Однако этот тезис оказался упрощенным и ошибочным, поскольку обнаружилось, что в природе существенную роль играет реальная необратимость, лежащая в основе большинства процессов самоорганизации. Обратимость и жесткий детерминизм в окружающем нас мире характерны только для простых предельных случаев. Что касается человеческих сообществ, то они представляют собой сложные, открытые и нелинейные системы, способные к самоорганизации. Как известно, нелинейные уравнения в математике могут иметь несколько качественно различных решений. Подобным же образом нелинейность в социальном мире дает не один предопределенный, а несколько альтернативных путей развития.

Как отмечали Е.Н.Князева и С.П.Курдюмов, «открытость системы означает наличие в ней источников и стоков, обмена веществом и энергией с окружающей средой. Причем, когда речь идет об источнике, обычно возникает образ некоего точечного или, во всяком случае, локализованного источника. Например, ключ дает начало ручью и далее, возможно, полноводной реке. Иначе обстоит дело в случае самоорганизующихся систем. Источники и истоки имеют место в каждой из таких систем. Это, как говорят, — объемные источники и стоки. Процессы обмена происходят не только через границы самоорганизующейся системы, но и в каждой точке данной системы».

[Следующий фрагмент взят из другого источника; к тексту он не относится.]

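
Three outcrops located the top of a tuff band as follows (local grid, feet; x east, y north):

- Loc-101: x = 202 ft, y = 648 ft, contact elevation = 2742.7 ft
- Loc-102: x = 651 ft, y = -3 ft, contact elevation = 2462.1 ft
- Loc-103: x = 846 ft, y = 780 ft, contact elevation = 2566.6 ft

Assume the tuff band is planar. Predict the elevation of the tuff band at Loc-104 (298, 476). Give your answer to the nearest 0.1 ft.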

Здесь необратимость и случайность являются не исключением, а общим правилом. Поэтому очевидно, что сложноорганизованным системам, какими являются человеческие сообщества, нельзя навязывать пути их развития. Для них существуют несколько альтернативных путей развития.

Необходимо отметить также то, что необратимость социально-исторических процессов теснейшим образом связана с феноменом энтропии. В данном контексте интерес представляет следующая аналогия И.Пригожина и И.Стенгерс. «Для классической механики,- писали они,- символом природы были часы, для индустриального века таким символом стал резервуар энергии, запас которого всегда грозил иссякнуть. Мир горит как огромная печь; энергия, хотя она и сохраняется, непрерывно рассеивается».

Это не меньше верно и по отношению к социальному миру. Энтропия Вселенной в значительной мере связана с таинственным феноменом «черных дыр». Однако возникают вопросы: что такое энергия для социального мира? Что понимается под социальной энтропией? Каковы их источники и причины? Ответить на эти вопросы трудно, а может быть и невозможно, точно так же, как на вопрос о таинстве и первоосновах жизни.

Все же в данном контексте энергию можно было бы обозначить как нечто вроде апейрона у Анаксимандра. Это одно из основополагающих понятий античной метафизики, которое нельзя точно перевести ни на один из современных языков. Оно означало нечто, не имеющее каких-либо зримых и измеримых границ и величин, т.е. нечто безмерное, лишенное числового выражения, формы и т.д., нечто вневременное и внепространственное — волю, потенцию, возможность, которые могут или не могут при определенных условиях конкретизироваться в реальных сущностях. Это то, что Х.Ортега-и-Гассет называл «биологической витальностью», «жизненной силой», которая подобна силам космическим. «Это не сама космическая сила, неприродная, но родственная той, что колышет море, оплодотворяет зверя, покрывает дерево цветами, зажигает и гасит звезды».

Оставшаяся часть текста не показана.